Situated in the heart of the oversaturated 17th Avenue, to say this newer concept from the Teatro Group (Alforno, Teatro, Cucina) has a lot of competition is an understatement. The street is ripe with buzz-worthy options such as the contemporary Korean fare of Anju, Ricardo's Hideaway's Caribbean small plates and the ever-evolving menus of Model Milk and Pigeonhole. With so many choices, is there room for a new dog that's deliberately doing old tricks?
Take a look inside Royale Brasserie
Earlier this year, the restaurant group announced it was taking over the space of a short-lived patisserie-restaurant concept. Its designers worked magic in a short period of time, keeping its predecessor's best interior elements, such as stunning ornate tile and orb pendants, and upped the ante. The result is a room that oozes class. Deep-blue cushy booths sit back-to-back surrounding a tall tree in the centre of the room, while a long ornate bar with red leather stools runs along the east wall and white-clothed tables fill the remainder of the space. It's a regal room – in fact, almost an opulent one – so dress the part if you're coming for dinner.
If you didn't earn top grades in high school French class, fully comprehending the menu here may require a touch of explanation from the service staff to fill in the blanks (although main ingredients are listed in English) – all of whom seem happy to do so. The friendly, yet proper staff do a lovely job of balancing the queenly essence of the room with their approachability. Sure, they may silently reset your plate and cutlery with intense focus and quietly float away, but they certainly won't scoff at you when you sheepishly mumble your way through "Côtes D'Agneau Grillées."
Saying the above will get you a duo of grilled lamb chops seasoned lovingly with herbes de Provence and a side of slightly overcooked carrots in cream sauce that proved saltier bite-by-bite.
A more carnivorous and rewarding plate comes by way of "Côte De Porc Normande", a bone-in, thick-cut pork chop smothered in a brandy mushroom cream sauce. Complete with the buttery potato gratin dauphinois, the juicy hunk of meat borders on obnoxiously rich, but your taste buds will convince you that you're foolish not to finish it.
Many other classics are more familiar to the eyes and well worth a revisit. Chef JP Charpentier's generous portion of beef tartare, topped with pickles and fried onions, served with a smear of aioli on the side sets a new bar for Calgary for how a tartare should be prepared. As well, the Lyonnaise salad with fried croutons, lardons, tomato, perfectly dressed frisée and a tenderly poached egg serves as a satiating reminder that there is no shame in having a salad for dinner.
But not all classic cooking applications seem to hold up in the modern day. The halibut cheeks en papillote, for instance, is one of the more forgettable dishes here. Steamed in a bag along with slivers of bell peppers and zucchini – and butter sauce aside – the small portion of tender halibut is more reminiscent of a low-cal diet dinner one might have on Tuesday night than a reminder of how great old school French cooking can truly be.

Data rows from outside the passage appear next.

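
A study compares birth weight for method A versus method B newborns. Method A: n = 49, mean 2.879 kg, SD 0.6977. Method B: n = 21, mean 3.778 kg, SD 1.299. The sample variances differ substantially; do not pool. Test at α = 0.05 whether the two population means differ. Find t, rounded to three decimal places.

-2.992

Let group 1 = method A, group 2 = method B. H0: μ_1 = μ_2; H1: μ_1 ≠ μ_2 (Welch's two-sample t-test, two-sided).
t = (x̄_1 − x̄_2)/√(s_1²/n_1 + s_2²/n_2) = (2.879 − 3.778)/√(0.6977²/49 + 1.299²/21) = -2.992
Welch–Satterthwaite df ≈ 25.09
Two-sided p-value ≈ 0.0061
Since p ≈ 0.0061 < α = 0.05, reject H0; the data support H1.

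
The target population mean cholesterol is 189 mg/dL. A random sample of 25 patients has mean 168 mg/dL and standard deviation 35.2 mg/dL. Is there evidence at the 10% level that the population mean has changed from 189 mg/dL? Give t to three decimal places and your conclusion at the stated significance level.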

In the end, the difference between having a great dinner and a fantastic one at Royale comes down to what you're looking for.
Are you the kind of person who appreciates unabashed creativity and the (typically inevitable) ups and downs, hits and misses that go along with it? Creativity is deliberately not the restaurant's emphasis, so don't expect it.

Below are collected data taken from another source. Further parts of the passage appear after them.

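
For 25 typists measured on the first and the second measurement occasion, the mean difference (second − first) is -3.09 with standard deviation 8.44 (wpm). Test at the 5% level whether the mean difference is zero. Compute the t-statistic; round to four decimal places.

-1.8306

H0: μ_d = 0; H1: μ_d ≠ 0 (paired t-test on the differences, two-sided).
t = d̄/(s_d/√n) = -3.09/(8.44/√25) = -1.8306
df = n − 1 = 24
Two-sided p-value ≈ 0.0796
Since p ≈ 0.0796 > α = 0.05, fail to reject H0; the evidence is not statistically significant.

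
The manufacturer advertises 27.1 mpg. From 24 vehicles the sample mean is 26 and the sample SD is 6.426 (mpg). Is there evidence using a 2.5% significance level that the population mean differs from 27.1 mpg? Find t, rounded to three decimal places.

-0.839

H0: μ = 27.1; H1: μ ≠ 27.1 (one-sample t-test, two-sided).
t = (x̄ − μ₀)/(s/√n) = (26 − 27.1)/(6.426/√24) = -0.839
df = n − 1 = 23
Two-sided p-value ≈ 0.410
Since p ≈ 0.410 > α = 0.025, fail to reject H0; the data do not provide sufficient evidence against H0.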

On the other hand, if you are the type who likes a fairly unadulterated, yet delicious tartare, or ending your meal with a textbook example of a tarte fine aux pommes, then Royale offers this kind of cooking in spades.
Perhaps you're like me and a little bit of both. In which case, just skip the halibut cheeks, consider asking the talented barkeeps to mix you an off-the-menu cocktail and you'll have a very enjoyable time.